Добавить в цитаты Настройки чтения

Страница 29 из 39



— Ах, ты сука! — крупная мужская фигура ныряет обратно в коридор. Кали вряд ли попала, потому что вовсе не целилась.

Не сводя прицела с дверного проёма, она боком двигается к окну. Внизу стоит парочка зевак — наверняка, слетелись на звук выстрела. Кали отпирает окно одной рукой, толкает створку наружу.

— Вызовите полицию! — она кричит звенящим от ужаса голосом, стараясь не выпускать из поля зрения тёмный прямоугольник коридора. Ей мерещится движение, и Кали стреляет ещё раз.

— Чёртова шлюха. Убью, — мужик переходит на испанский, и Кали его голос узнаёт. Всё, о чём Кайл предупреждал её, сбылось. Кузен Гарсии пришёл творить вендетту.

— Это я тебя сейчас убью, урод! Чего тебе нужно?! — Кали жмётся к подоконнику, раздумывая над тем, что ей делать: прыгнуть и переломать себе ноги или уцепиться за пожарную лестницу и драть, надеясь, что у Суареса нет оружия и что он не метнется сразу на нижнюю площадку, чтобы стащить её за ноги.

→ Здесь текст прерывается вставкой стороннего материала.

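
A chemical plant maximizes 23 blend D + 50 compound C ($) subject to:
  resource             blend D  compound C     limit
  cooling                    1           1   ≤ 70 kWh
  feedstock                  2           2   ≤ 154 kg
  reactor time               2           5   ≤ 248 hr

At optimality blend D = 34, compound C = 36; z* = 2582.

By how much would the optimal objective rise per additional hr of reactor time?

Check each constraint at x*: cooling 70/70 (tight); feedstock 140/154 (slack 14); reactor time 248/248 (tight).
Slack constraints have shadow price 0 (complementary slackness).
From A_Bᵀ y = c: 1·y_cooling + 2·y_reactor time = 23; 1·y_cooling + 5·y_reactor time = 50.
Solving: y_cooling = 5, y_reactor time = 9.
Shadow price of reactor time = 9.

9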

Кали никогда не стреляла в человека. Она не была уверена, что сумела бы, да и превышение самообороны никто не отменял, потому первые четыре пули в обойме были резиновыми. Осталось ещё две до боевых. И эти две следовало выпустить в напавшего, при этом умудрившись не взбесить его так, чтобы он полез на неё с голыми руками, будь прокляты чёртовы законы этой свободной страны.

— Молись Пресвятой Деве. «Кобрас» не прощают, «Кобрас» учат, — Суарес зачитывает ей приговор, в его голосе слышится стальная уверенность, которая вконец выбивает из Кали дух.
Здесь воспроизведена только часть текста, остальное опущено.